Eugene Wilson, 82, digging out his car on Sunday in Washington. Forecasters predict at least 5 more inches of snow on Tuesday.


As the mid-Atlantic tried to dig itself out of a record-setting blizzard, a second weather system lumbered toward it, promising to dump more snow this week.



Federal workers in Washington, with the exception of emergency employees, were asked to stay home Monday. Students in some schools in the nation's capital also got a snow day.

Many residents who spent the weekend gleefully making snowmen and hurling snowballs grumbled as they painfully shoveled hip-high snow from driveways Sunday.

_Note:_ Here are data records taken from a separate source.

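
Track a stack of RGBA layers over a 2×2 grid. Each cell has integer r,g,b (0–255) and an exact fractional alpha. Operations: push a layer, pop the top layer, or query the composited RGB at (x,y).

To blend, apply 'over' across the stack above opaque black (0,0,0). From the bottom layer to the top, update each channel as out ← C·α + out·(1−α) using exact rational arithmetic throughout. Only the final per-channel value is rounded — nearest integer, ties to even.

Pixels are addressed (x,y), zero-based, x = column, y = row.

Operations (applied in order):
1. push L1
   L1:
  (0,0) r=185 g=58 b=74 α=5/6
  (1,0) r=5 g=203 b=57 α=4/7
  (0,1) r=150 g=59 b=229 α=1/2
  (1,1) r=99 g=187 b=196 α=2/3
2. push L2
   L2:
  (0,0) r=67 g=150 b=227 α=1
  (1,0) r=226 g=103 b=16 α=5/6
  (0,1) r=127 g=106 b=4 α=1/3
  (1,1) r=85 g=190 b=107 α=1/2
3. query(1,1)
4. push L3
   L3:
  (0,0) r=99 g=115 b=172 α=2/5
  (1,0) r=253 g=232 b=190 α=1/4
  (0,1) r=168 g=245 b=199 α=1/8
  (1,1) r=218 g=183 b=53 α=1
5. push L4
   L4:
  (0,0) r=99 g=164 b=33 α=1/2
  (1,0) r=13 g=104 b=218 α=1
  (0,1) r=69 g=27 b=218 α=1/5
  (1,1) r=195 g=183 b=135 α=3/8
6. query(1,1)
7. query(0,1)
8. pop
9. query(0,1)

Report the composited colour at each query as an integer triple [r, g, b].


(1,1) stack=L1,L2; from [0,0,0]:
L1 α=2/3: [66, 374/3, 392/3]
L2 α=1/2: [151/2, 472/3, 713/6]
= [76, 157, 119]

query (1,1) [L1,L2,L3,L4] — begin 0,0,0
L1 α=2/3: [66, 374/3, 392/3]
L2 α=1/2: [151/2, 472/3, 713/6]
L3 α=1: [218, 183, 53]
L4 α=3/8: [1675/8, 183, 335/4]
rounded: [209, 183, 84]

at x=0,y=1 over L1,L2,L3,L4:
after L1 α=1/2: [75, 59/2, 229/2]
after L2 α=1/3: [277/3, 55, 233/3]
after L3 α=1/8: [2443/24, 315/4, 557/6]
after L4 α=1/5: [2857/30, 342/5, 1768/15]
= [95, 68, 118]

(0,1) stack=L1,L2,L3; from [0,0,0]:
L1 α=1/2: [75, 59/2, 229/2]
L2 α=1/3: [277/3, 55, 233/3]
L3 α=1/8: [2443/24, 315/4, 557/6]
rounded: [102, 79, 93]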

"The streets are pretty well covered," Kingsley Barrito said about his subdivision in Gaithersburg, Maryland.

"No cars coming in or out of here. Hopefully everyone in the community has enough supplies to last them for a little while, because it doesn't look like we're going anywhere anytime soon," Barrito said Sunday in a post he submitted to iReport, a CNN Web site that allows people to submit posts, pictures and videos.

Crews worked around the clock to clear roads and repair power lines, warning that it might take days to restore electricity to some customers from Pennsylvania to Virginia.

A record 32.4 inches of snow fell on Washington's Dulles International Airport over two days, breaking a January 7-8, 1996, record of 23.2 inches.

The airport reopened to limited service Sunday, but asked travelers not to arrive at the airport without confirmed flights.